I heard repeatedly from experts across the board the need to customize solutions for local context instead of simply borrowing existing solutions from the west, a philosophy that DBT has embraced in much of its work. For example, we jointly launched with DBT a “Grand Challenge” to identify Indian innovations to reinvent the toilet that are uniquely suited to the India context. As part of that meeting, the Gates Foundation and DBT signed a Memorandum of Understanding (MoU) to capture our mutual interests in pursuing innovative approaches to developing new preventive and therapeutic interventions to solve health, food and nutritional inequities.
India has a high burden of diseases that affect the poor and is a hotbed of innovation aimed at finding solutions for these problems; the growing tuberculosis (TB) epidemic serves as a good example. TB prevalence is reaching alarming levels for both drug resistant and sensitive forms1 and innovation is needed across the value chain: new drugs, and a universal regimen that can cure TB in under two months; a vaccine that can protect both children and adults; diagnostic tests that don’t rely on sputum samples; better monitoring tools to document adherence for drugs that require prolonged treatment; and innovative financing mechanisms to help scale up programmes that work. Efforts in India to pilot many of these innovations are showing promise and are being supported by the government. However, the nature of the problem is serious enough that constant focus and new partnerships are needed to reach the required level of impact.

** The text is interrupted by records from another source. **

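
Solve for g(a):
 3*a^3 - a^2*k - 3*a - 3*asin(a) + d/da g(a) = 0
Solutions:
 g(a) = C1 - 3*a^4/4 + a^3*k/3 + 3*a^2/2 + 3*a*asin(a) + 3*sqrt(1 - a^2)


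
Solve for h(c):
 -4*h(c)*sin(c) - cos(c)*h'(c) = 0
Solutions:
 h(c) = C1*cos(c)^4


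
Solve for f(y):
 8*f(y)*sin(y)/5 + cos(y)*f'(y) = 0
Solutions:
 f(y) = C1*cos(y)^(8/5)


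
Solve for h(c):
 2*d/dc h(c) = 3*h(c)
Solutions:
 h(c) = C1*exp(3*c/2)


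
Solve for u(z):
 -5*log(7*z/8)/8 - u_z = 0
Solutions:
 u(z) = C1 - 5*z*log(z)/8 - 5*z*log(7)/8 + 5*z/8 + 15*z*log(2)/8


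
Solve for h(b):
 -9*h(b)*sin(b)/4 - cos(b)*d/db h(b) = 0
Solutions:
 h(b) = C1*cos(b)^(9/4)


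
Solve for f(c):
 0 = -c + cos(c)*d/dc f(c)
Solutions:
 f(c) = C1 + Integral(c/cos(c), c)


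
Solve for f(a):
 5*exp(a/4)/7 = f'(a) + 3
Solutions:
 f(a) = C1 - 3*a + 20*exp(a/4)/7


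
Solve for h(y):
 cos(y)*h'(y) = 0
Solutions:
 h(y) = C1


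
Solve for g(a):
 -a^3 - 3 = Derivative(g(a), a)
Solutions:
 g(a) = C1 - a^4/4 - 3*a


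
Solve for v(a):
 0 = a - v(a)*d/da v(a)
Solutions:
 v(a) = -sqrt(C1 + a^2)
 v(a) = sqrt(C1 + a^2)


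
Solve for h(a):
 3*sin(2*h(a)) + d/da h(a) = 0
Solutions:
 h(a) = pi - acos((-C1 - exp(12*a))/(C1 - exp(12*a)))/2
 h(a) = acos((-C1 - exp(12*a))/(C1 - exp(12*a)))/2


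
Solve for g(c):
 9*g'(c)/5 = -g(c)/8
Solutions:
 g(c) = C1*exp(-5*c/72)


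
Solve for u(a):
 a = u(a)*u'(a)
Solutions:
 u(a) = -sqrt(C1 + a^2)
 u(a) = sqrt(C1 + a^2)


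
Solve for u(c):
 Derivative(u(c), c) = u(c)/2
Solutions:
 u(c) = C1*exp(c/2)


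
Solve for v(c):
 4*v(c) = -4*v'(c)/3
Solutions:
 v(c) = C1*exp(-3*c)


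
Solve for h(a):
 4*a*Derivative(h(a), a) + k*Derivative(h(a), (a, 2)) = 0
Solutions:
 h(a) = C1 + C2*sqrt(k)*erf(sqrt(2)*a*sqrt(1/k))


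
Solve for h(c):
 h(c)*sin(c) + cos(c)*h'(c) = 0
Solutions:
 h(c) = C1*cos(c)


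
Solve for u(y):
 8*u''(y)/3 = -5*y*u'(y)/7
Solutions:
 u(y) = C1 + C2*erf(sqrt(105)*y/28)


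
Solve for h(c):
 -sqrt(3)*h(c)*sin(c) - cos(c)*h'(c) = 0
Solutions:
 h(c) = C1*cos(c)^(sqrt(3))


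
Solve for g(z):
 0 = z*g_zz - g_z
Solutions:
 g(z) = C1 + C2*z^2


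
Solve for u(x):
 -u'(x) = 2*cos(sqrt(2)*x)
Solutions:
 u(x) = C1 - sqrt(2)*sin(sqrt(2)*x)


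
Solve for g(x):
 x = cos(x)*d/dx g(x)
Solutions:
 g(x) = C1 + Integral(x/cos(x), x)


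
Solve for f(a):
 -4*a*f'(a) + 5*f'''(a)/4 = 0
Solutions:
 f(a) = C1 + Integral(C2*airyai(2*2^(1/3)*5^(2/3)*a/5) + C3*airybi(2*2^(1/3)*5^(2/3)*a/5), a)


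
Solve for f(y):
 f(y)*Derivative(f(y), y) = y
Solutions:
 f(y) = -sqrt(C1 + y^2)
 f(y) = sqrt(C1 + y^2)


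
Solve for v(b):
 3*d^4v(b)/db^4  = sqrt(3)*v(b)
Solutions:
 v(b) = C1*exp(-3^(7/8)*b/3) + C2*exp(3^(7/8)*b/3) + C3*sin(3^(7/8)*b/3) + C4*cos(3^(7/8)*b/3)


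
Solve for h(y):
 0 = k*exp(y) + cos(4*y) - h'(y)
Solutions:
 h(y) = C1 + k*exp(y) + sin(4*y)/4


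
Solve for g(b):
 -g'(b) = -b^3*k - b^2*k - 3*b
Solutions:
 g(b) = C1 + b^4*k/4 + b^3*k/3 + 3*b^2/2


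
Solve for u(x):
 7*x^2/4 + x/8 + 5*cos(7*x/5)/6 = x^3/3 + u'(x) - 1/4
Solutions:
 u(x) = C1 - x^4/12 + 7*x^3/12 + x^2/16 + x/4 + 25*sin(7*x/5)/42


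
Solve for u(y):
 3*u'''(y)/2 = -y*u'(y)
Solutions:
 u(y) = C1 + Integral(C2*airyai(-2^(1/3)*3^(2/3)*y/3) + C3*airybi(-2^(1/3)*3^(2/3)*y/3), y)


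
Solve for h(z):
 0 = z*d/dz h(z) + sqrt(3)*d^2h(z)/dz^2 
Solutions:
 h(z) = C1 + C2*erf(sqrt(2)*3^(3/4)*z/6)


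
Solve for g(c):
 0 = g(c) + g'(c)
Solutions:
 g(c) = C1*exp(-c)


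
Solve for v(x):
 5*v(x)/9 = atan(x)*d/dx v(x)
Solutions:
 v(x) = C1*exp(5*Integral(1/atan(x), x)/9)


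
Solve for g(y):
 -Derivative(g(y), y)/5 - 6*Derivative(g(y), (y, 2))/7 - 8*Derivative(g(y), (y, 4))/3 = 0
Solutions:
 g(y) = C1 + C2*exp(y*(-10*3^(2/3)*490^(1/3)/(49 + sqrt(4501))^(1/3) + 2100^(1/3)*(49 + sqrt(4501))^(1/3))/280)*sin(3^(1/6)*y*(30*490^(1/3)/(49 + sqrt(4501))^(1/3) + 3^(2/3)*700^(1/3)*(49 + sqrt(4501))^(1/3))/280) + C3*exp(y*(-10*3^(2/3)*490^(1/3)/(49 + sqrt(4501))^(1/3) + 2100^(1/3)*(49 + sqrt(4501))^(1/3))/280)*cos(3^(1/6)*y*(30*490^(1/3)/(49 + sqrt(4501))^(1/3) + 3^(2/3)*700^(1/3)*(49 + sqrt(4501))^(1/3))/280) + C4*exp(-y*(-10*3^(2/3)*490^(1/3)/(49 + sqrt(4501))^(1/3) + 2100^(1/3)*(49 + sqrt(4501))^(1/3))/140)


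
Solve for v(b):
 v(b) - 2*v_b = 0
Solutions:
 v(b) = C1*exp(b/2)


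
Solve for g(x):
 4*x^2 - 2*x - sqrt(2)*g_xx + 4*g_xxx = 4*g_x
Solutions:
 g(x) = C1 + C2*exp(x*(sqrt(2) + sqrt(66))/8) + C3*exp(x*(-sqrt(66) + sqrt(2))/8) + x^3/3 - sqrt(2)*x^2/4 - x^2/4 + sqrt(2)*x/8 + 9*x/4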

Growth-stunting is another major problem in India. The prevalence of stunting in children under five years of age is close to 50% in certain areas2. The factors contributing to stunting and potentially to impaired cognitive development are complex and not fully understood. A range of causes including nutritional deficiencies, open defecation, and exposure to mycotoxins have been implicated. Yet we don’t really understand their relative importance. There is great interest in understanding the factors involved so that targeted and effective local interventions can be developed.
At the Gates Foundation, we recently launched a programme called Healthy Birth, Growth and Development to gain a comprehensive understanding of stunting. DBT played a lead role along with WHO in helping to bring Indian investigators together to discuss potential solutions and pool data from multiple studies to gain deeper understanding of this issue in the Indian context. As part of this effort, the Biotechnology Industry Research Assistance Council (BIRAC) launched a Grand Challenge in 2015 focused on innovations to ensure all children thrive with funding from DBT and the Gates Foundation. I hope to see great strides in our understanding of this issue and implementation of solutions for this hidden yet major problem.
The accomplishment of polio eradication in India in 2014 provided a huge boost in confidence to the global community that major efforts at disease elimination can be successful in India. Many diseases that affect the poor such as lymphatic filariasis (elephantiasis), kala-azar and malaria have effective, low cost treatments available today. By building upon the successful experience with polio, India is in a unique position to lead the way towards the elimination and eventual eradication of these diseases too.
India is the most important supplier of affordable vaccines and therapeutics to developing markets, especially for global institutions such as GAVI and the Global Fund3. DBT’s partnership with the National Institutes of Health (USA), Program for Appropriate Technology in Health (PATH), and with local vaccine manufacturers has had a catalytic role in the development of an indigenous, low-cost and effective rotavirus vaccine in India, soon to be introduced in the Indian Universal Immunization Programme. Introduction of this vaccine in India will save thousands of lives lost every year due to dehydrating rotavirus diarrhoea.
As I look at the next 5-10 years, I see huge potential in India for the next generation of low cost vaccines, new drug formulations and advances in biologics. To realise this, it is critically important that regulatory process reforms keep pace with technological changes and the strong culture of innovation in India.
*The author is the President of the Global Health Division at Bill and Melinda Gates Foundation.